In the end, the most interesting thing the public learned was that seven
games do not necessarily a memorable Fall Classic make. The Tigers somehow pushed the Series to the limit without ever seeming like they believed they could win it, constantly clunking up from behind, like a horse cart trailing behind a car in heavy traffic. Crowds of diminishing size sat in 30 degree dampness watching games played out with the inevitability of the Oberammergau passion play, or so it seems in retrospect, the vantage point from which baseball can best be tortured into something like narrative coherence. Almost nobody was at his best. The Pirates made 12 errors along the way, the Tigers 17. The umpires made bad calls and, even though there were four of them on the field simultaneously for the first time, at least once had to seek the testimony of spectators about where a ball landed.
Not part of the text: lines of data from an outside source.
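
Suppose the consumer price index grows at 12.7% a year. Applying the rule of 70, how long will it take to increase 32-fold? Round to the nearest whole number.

At 12.7% it doubles every 70/12.7 ≈ 5.51 years.
32 = 2^5, so 5 doublings → 28 years.

roughly 28 years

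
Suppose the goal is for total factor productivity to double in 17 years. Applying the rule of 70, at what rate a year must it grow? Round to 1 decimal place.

around 4.1%

70 / 17 ≈ 4.12, so about 4.1% a year.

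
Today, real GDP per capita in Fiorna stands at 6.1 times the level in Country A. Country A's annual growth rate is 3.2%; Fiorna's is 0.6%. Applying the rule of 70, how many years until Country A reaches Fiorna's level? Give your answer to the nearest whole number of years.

≈ 70 years

Country A gains on Fiorna at 3.2% − 0.6% = 2.6 points a year.
At that relative rate the gap halves every 70/2.6 ≈ 26.92 years.
A 6.1 times gap takes log₂(6.1) ≈ 2.61 halvings to close: 2.61 × 26.92 ≈ 70 years.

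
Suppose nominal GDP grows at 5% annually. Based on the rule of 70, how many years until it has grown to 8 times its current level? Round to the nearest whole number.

42 years

One doubling takes 70/5 = 14.00 years.
8× is 3 doublings, so 3 × 14.00 ≈ 42 years.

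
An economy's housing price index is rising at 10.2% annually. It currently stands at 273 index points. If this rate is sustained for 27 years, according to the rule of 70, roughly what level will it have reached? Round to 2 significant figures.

4200 index points

It doubles every 70/10.2 ≈ 6.86 years, so 27 years is 3.94 doublings.
2^3.94 ≈ 15.35; 273 × 15.35 ≈ 4200 index points.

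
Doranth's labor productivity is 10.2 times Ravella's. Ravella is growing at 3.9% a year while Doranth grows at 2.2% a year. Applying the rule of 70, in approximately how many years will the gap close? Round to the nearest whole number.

Ravella gains on Doranth at 3.9% − 2.2% = 1.7 points a year.
At that relative rate the gap halves every 70/1.7 ≈ 41.18 years.
A 10.2 times gap takes log₂(10.2) ≈ 3.35 halvings to close: 3.35 × 41.18 ≈ 138 years.

138 years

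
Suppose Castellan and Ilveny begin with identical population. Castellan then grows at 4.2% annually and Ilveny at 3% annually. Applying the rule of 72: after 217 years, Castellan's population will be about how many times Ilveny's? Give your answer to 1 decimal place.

about 12.3 times

Castellan pulls ahead at 1.2 pp per year, so the ratio doubles every 72/1.2 ≈ 60.00 years.
In 217 years that's 3.62 doublings: 2^3.62 ≈ 12.3.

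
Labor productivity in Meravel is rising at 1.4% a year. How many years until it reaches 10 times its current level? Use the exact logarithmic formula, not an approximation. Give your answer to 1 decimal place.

t = ln(10) / ln(1 + 0.014) = 2.3026 / 0.013903 ≈ 165.62.

165.6 years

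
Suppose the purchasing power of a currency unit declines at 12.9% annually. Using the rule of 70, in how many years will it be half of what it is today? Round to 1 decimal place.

The rule works in reverse for decay: 70/12.9 ≈ 5.43 years to halve.

roughly 5.4 years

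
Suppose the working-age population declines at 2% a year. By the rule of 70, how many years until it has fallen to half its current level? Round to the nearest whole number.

Falling at 2%, it halves about every 70/2 = 35.00 years.

≈ 35 years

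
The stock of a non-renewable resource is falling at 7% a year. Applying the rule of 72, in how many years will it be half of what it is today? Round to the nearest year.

≈ 10 years

Halving time ≈ 72 / 7 = 10.29 → 10 years.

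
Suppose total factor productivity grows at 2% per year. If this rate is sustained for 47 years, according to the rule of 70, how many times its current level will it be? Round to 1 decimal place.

around 2.5 times

Doubles every ≈ 35.00 years (70/2).
47 years is 1.34 doublings; 2^1.34 ≈ 2.5×.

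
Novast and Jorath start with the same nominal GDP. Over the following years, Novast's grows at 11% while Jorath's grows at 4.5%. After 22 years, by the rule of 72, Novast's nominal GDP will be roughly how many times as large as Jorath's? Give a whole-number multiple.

≈ 4 times

Only the 6.5-point difference matters.
72/6.5 ≈ 11.08 years per doubling of the ratio; 22 years gives 1.99 doublings, so ≈ 4×.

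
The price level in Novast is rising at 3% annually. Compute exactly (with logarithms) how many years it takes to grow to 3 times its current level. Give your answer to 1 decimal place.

37.2 years

t = ln(3) / ln(1 + 0.03) = 1.0986 / 0.029559 ≈ 37.17.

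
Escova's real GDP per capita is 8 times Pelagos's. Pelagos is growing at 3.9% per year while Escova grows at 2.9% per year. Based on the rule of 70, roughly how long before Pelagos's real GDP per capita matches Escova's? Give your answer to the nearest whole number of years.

about 210 years

What matters is the difference: 1 pp.
Rule of 70 on the gap: the ratio halves every 70/1 ≈ 70.00 years.
An 8 times gap closes after 3 halvings: 3 × 70.00 ≈ 210 years.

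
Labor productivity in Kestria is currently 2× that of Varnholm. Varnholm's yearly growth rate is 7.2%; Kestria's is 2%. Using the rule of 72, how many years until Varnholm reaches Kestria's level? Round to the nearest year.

about 14 years

Varnholm gains on Kestria at 7.2% − 2% = 5.2 points a year.
At that relative rate the gap halves every 72/5.2 ≈ 13.85 years.
A 2× gap closes after 1 halving: 1 × 13.85 ≈ 14 years.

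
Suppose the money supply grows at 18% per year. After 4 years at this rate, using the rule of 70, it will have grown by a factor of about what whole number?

≈ 2 times

70/18 ≈ 3.89 years per doubling.
4 years fits 1 doubling: 2^1 = 2.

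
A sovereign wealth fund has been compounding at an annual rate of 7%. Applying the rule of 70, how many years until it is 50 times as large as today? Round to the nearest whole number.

≈ 56 years

One doubling takes 70/7 = 10.00 years.
50× is log₂ 50 ≈ 5.64 doublings, so ≈ 5.64 × 10.00 = 56 years.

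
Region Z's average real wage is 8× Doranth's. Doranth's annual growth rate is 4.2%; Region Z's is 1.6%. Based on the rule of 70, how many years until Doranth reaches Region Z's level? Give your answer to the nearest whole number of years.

≈ 81 years

Doranth gains on Region Z at 4.2% − 1.6% = 2.6 points a year.
At that relative rate the gap halves every 70/2.6 ≈ 26.92 years.
An 8× gap closes after 3 halvings: 3 × 26.92 ≈ 81 years.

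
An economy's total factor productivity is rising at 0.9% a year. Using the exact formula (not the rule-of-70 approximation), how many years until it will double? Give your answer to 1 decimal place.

77.4 years

t = ln(2) / ln(1 + 0.009) = 0.6931 / 0.008960 ≈ 77.35.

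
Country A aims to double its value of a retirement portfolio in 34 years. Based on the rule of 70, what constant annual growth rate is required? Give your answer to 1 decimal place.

70 / 34 ≈ 2.06, so about 2.1% a year.

2.1% a year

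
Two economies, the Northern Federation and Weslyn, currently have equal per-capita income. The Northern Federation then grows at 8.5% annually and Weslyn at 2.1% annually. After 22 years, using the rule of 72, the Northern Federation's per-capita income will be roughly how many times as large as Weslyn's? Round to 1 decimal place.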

Detroit’s real problem turned out not to be Wagner, though he batted .333, but a rookie right-hander named Charles Benjamin “Babe” Adams, whom Fred Clarke named as the surprise game one starter. (“It was expected Clarke would use his number-one pitcher Howard Camnitz,” Fred Lieb wrote, “but the Kentucky Rosebud was just recovering from an attack of quinsy.”) In the first inning of the opener the Missouri farm boy—who’d gone 12–3 that year, with an ERA of 1.11—appeared nervous, walking Davy Jones and Cobb—but he got a grip and held Detroit to six hits in a complete game 4–1 victory. With Bill Donovan pitching in game two, the Tigers won by a score of 7–2 as Cobb stole home to cap a three-run rally in the third inning and later singled. In game three Cobb had a single, a double, and two RBI, but Wagner had three hits, three RBI, and three stolen bases as the Pirates retook the lead in the Series with an 8–6 win. George Mullin evened things up again in game four by throwing a five-hit shutout in which Cobb had a double that knocked in two runs (final score: 5–0). In game five Adams threw another six-hitter and, aided by Clarke’s three-run seventh-inning homer, again beat Detroit, this time 8–4.